Given the high clonal heterogeneity of AML, single-cell RNA sequencing (scRNA-seq) has emerged as a powerful method to resolve cellular subpopulations and microenvironmental interactions (102). Galen et al. (103) combined scRNA-seq and genotyping data from 38,410 cells across 40 AML bone marrow samples and used machine learning to successfully classify distinct malignant subtypes and link them to specific genetic mutations. Nicora et al. (104) and Asimomitis et al. (105) applied supervised deep learning approaches to scRNA-seq data for cell state prediction and mutation status classification, respectively. Their models achieved classification AUCs of up to 98% and 84%, highlighting the significant potential of integrating single-cell omics with AI for clinically relevant analysis.

Recent studies (106) have further emphasized the role of transcriptomic changes in identifying novel therapeutic targets in AML, helping bridge the gap between genomic insights and clinical application. For instance, Gimeno et al. (107) employed a multidimensional module-optimized machine learning algorithm using RNA-seq data to predict gene mutations and drug response, providing valuable support for precision medicine. Qin et al. (108) integrated bulk RNA-seq, single-cell expression profiles, and matched clinicopathological data to construct a six-gene programmed cell death index capable of predicting chemotherapy resistance, drug sensitivity, and poor prognosis in AML patients.

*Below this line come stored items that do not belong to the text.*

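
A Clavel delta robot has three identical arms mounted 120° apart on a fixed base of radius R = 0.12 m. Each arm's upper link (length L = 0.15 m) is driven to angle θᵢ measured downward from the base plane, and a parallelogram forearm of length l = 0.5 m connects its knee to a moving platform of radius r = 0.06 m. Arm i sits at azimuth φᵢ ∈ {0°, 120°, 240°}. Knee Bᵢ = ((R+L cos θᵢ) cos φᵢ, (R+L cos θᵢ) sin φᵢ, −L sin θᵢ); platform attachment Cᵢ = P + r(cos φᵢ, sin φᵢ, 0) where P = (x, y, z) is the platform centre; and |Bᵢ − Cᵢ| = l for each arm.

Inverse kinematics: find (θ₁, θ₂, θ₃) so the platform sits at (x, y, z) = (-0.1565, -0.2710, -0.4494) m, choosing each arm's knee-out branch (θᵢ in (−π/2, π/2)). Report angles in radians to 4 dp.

φ1=0.0° → target in arm frame (-0.1565, -0.2710)
  A=0.2165, B=-0.4494, C=(l²−L²−A²−y'²−z²)/(2L)=-0.3159
  γ=atan2(-0.4494,0.2165)=-1.1219;  ψ=arccos(-0.6333)=2.2566;  θ1=γ+ψ≈1.1348
arm 2 (φ=120.0°): x'=-0.1564, y'=0.2710
  A=0.2164, B=-0.4494, C=(l²−L²−A²−y'²−z²)/(2L)=-0.3159
  θ2 = atan2(B,A) + arccos(C/0.4988) = 1.1346
φ3=240.0° → target in arm frame (0.3129, 0.0000)
  e−x'=-0.2529;  (l²−L²−(e−x')²−y'²−z²)/2L = -0.1281
  √(A²+B²)=0.5157;  θ3 = -2.0834+1.8219 ≈ -0.2616

θ₁ = 1.1348, θ₂ = 1.1346, θ₃ = -0.2616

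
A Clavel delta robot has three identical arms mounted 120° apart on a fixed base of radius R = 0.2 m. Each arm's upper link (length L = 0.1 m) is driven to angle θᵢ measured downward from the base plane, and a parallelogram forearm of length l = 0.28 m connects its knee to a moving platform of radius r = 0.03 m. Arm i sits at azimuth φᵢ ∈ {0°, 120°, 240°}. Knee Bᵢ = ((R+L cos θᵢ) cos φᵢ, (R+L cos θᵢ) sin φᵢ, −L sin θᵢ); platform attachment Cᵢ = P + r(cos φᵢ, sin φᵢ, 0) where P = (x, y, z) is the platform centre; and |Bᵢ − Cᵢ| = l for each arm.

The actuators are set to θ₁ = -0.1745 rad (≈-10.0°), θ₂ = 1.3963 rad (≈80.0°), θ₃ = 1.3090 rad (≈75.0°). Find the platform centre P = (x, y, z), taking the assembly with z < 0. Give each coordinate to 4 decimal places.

arm 1 at φ=0.0°: (R−r)+L cos θ1 = 0.2685;  centre 1 = (0.2685, 0.0000, 0.0174)
arm 2 at φ=120.0°: (R−r)+L cos θ2 = 0.1874;  centre 2 = (-0.0937, 0.1623, -0.0985)
arm 3 at φ=240.0°: (R−r)+L cos θ3 = 0.1959;  centre 3 = (-0.0979, -0.1696, -0.0966)
eliminate P² terms by subtracting sphere 1 from 2 and 3
linear system: -0.7243x+0.3245y = -0.0276−-0.2317z; -0.7328x+-0.3393y = -0.0247−-0.2279z
Cramer: x(z) = 0.0359-0.3155z;  y(z) = -0.0048+0.0097z
sphere 1 gives Az²+Bz+C=0 with A=1.0996, B=0.1119, C=-0.0240;  B²−4AC=0.1180;  roots -0.2071, 0.1053;  negative root z = -0.2071
x = 0.1013, y = -0.0068

(0.1013, -0.0068, -0.2071)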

With advances in high-throughput omics technologies and the integration of AI, molecular diagnostics for AML are evolving from single-marker identification toward a comprehensive, data-driven precision framework (see Table 5 ). NGS enables broad and efficient detection by combining genomic, exomic, and transcriptomic information. Transcriptomic data, when coupled with machine learning, have demonstrated exceptional performance in disease classification, subtype distinction, and prognostic assessment. Meanwhile, scRNA-seq offers unprecedented resolution of AML clonal heterogeneity and immune microenvironment features, enriching our understanding of disease mechanisms. More recently, the integration of omics data with drug response modeling has laid a foundation for individualized therapy and resistance prediction.

Genetic and transcriptomic studies represent one of the fastest-growing areas, especially with the advent of NGS and single-cell sequencing. Nonetheless, many published works face challenges of small sample size, high-dimensional data with risk of overfitting, and a heavy reliance on bioinformatics expertise. Several cited studies are still preprints, reflecting the novelty but also the limited peer-reviewed validation of these methods. External, multi-cohort validation is rare, and clinical integration of AI-based omics prediction frameworks is currently exploratory rather than routine. Furthermore, the complexity of multi-omics integration and the lack of interpretability hinder clinical decision-making.

Thus, omics-based AI models hold promise for risk stratification and prognostication. Looking ahead, intelligent clinical decision platforms that integrate omics, algorithmic inference, and clinical workflows are poised to facilitate the implementation of precision medicine in AML (78).